To find the masses of HD 136118 b and HD 33636 b, research teams meshed ground-based radial velocity observations with astrometry, or the precise measurement of the position of stars in the sky, taken from the Hubble Space Telescope. Whereas radial velocity data show if a star is moving nearer and farther, astrometry reveals if a star is moving laterally. "The astrometric measurements detect motion in the plane of the sky, and therefore provide the full 3-D orbit," Fischer says.

Fritz Benedict, a U.T. astronomer who worked with Bean and others on the papers presenting large masses for both HD 136118 b and HD 33636 b, says that astrometry is not used as a cross-check more often for several reasons: One is that few instruments boast the required precision; another is that faraway exoplanets induce planar motions too small to be detected. "As systems get farther from us, the apparent size of the perturbation shrinks," Benedict says. "Bottom line—we run out of nearby stars on which to use this technique."

Contradictory data from astrometry and radial velocity observations were the source of a planetary impasse last month—one group found a planet to be present, whereas another team did not. In May Steven Pravdo and Stuart Shaklan of the NASA Jet Propulsion Laboratory in Pasadena, Calif., announced that they had detected a candidate exoplanet, known as VB 10 b, by ground-based astrometry. (Ground-based observations, which are subject to atmospheric effects, are generally thought to be less trustworthy than space-based observations such as those from Hubble.) But in December Bean, now at the University of Göttingen in Germany, and his colleagues presented radial velocity data, also taken from the ground, that did not reveal the orbiting companion. "With the precision we were getting, it actually would have been very easy to detect this planet," Bean says. "So it was very easy to rule it out."

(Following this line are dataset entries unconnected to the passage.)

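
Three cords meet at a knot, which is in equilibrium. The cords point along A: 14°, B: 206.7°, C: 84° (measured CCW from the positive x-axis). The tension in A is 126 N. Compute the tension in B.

Resolve: ΣF_x = 126 cos 14° + T_B cos 206.7° + T_C cos 84° = 0.
        ΣF_y = 126 sin 14° + T_B sin 206.7° + T_C sin 84° = 0.
The known terms sum to (122.3, 30.48) N, so -0.8934 T_B + 0.1045 T_C = -122.3 and -0.4493 T_B + 0.9945 T_C = -30.48.
Solving simultaneously: T_B = 140.7 N, T_C = 32.92 N.

T_B ≈ 141 N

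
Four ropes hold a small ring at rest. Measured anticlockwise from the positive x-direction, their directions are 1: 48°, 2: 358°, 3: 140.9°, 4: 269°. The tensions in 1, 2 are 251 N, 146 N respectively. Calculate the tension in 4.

Resolve: ΣF_x = 251 cos 48° + 146 cos 358° + T_3 cos 140.9° + T_4 cos 269° = 0.
        ΣF_y = 251 sin 48° + 146 sin 358° + T_3 sin 140.9° + T_4 sin 269° = 0.
The known terms sum to (313.9, 181.4) N, so -0.7760 T_3 − 0.0175 T_4 = -313.9 and 0.6307 T_3 − 0.9998 T_4 = -181.4.
Solving simultaneously: T_3 = 394.8 N, T_4 = 430.5 N.

T_4 ≈ 430 N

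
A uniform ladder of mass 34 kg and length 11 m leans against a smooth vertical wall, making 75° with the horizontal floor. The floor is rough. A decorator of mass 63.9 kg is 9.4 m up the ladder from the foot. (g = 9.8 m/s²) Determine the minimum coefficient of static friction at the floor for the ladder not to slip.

μ_min ≈ 0.196

ΣF_y = 0: N_floor = 34×9.8 + 63.9×9.8 = 959.42 N.
Torques about the foot: N_wall · 11 sin 75° = 34×9.8×5.5 cos 75° + 63.9×9.8×9.4 cos 75° → N_wall = 188.03 N.
ΣF_x = 0: f_floor = N_wall = 188.03 N.
μ_min = f_floor / N_floor = 188.03 / 959.42 = 0.196.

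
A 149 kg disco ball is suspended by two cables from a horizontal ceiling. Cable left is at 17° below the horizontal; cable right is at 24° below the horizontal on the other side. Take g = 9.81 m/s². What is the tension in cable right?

Weight W = 149 × 9.81 = 1462 N acts straight down.
Horizontal: T_left cos 17° = T_right cos 24°  →  T_left = 0.9553 T_right.
Vertical: T_left sin 17° + T_right sin 24° = 1462.
Substituting the horizontal relation into the vertical equation gives 0.686 T_right = 1462, so T_right = 2131 N.

T_right ≈ 2130 N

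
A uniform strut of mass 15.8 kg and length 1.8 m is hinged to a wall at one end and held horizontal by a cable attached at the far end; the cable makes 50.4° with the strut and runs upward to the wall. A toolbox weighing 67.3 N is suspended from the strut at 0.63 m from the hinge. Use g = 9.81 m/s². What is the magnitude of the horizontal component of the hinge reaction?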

The new data led Bean and his colleagues to conclude that Pravdo and Shaklan's claim for VB 10 b was "spurious." But Shaklan disagrees, noting that Bean's "work does not entirely rule out the existence of the planet." Without more data, he says, neither of the conflicting results can be confirmed. And Bean notes that a planet with somewhat different parameters than those derived by Pravdo and Shaklan could still exist, even in light of the new research.

All three revisions within the ranks of proposed planets involved cross-checking a possible detection with a different observation method, something the Kepler team used close to 100 nights of ground-based telescope time to do before announcing the spacecraft's first results. But follow-up studies consume time and resources, and in some cases more powerful instruments than are currently available would be necessary to solidly pin down the details of a planetary detection. The European Space Agency's Gaia spacecraft, scheduled for launch in 2012, could fill in some of these details with precision astrometry measurements.

"The application of complementary techniques is really important," Bean says, noting that his willingness to examine new discoveries from different angles is what leads him into the uneasy position of revising or even refuting other scientists' work. "I guess that has sort of evolved into my specialty—using different methods combined," Bean says. "So that's probably how I get into this mess."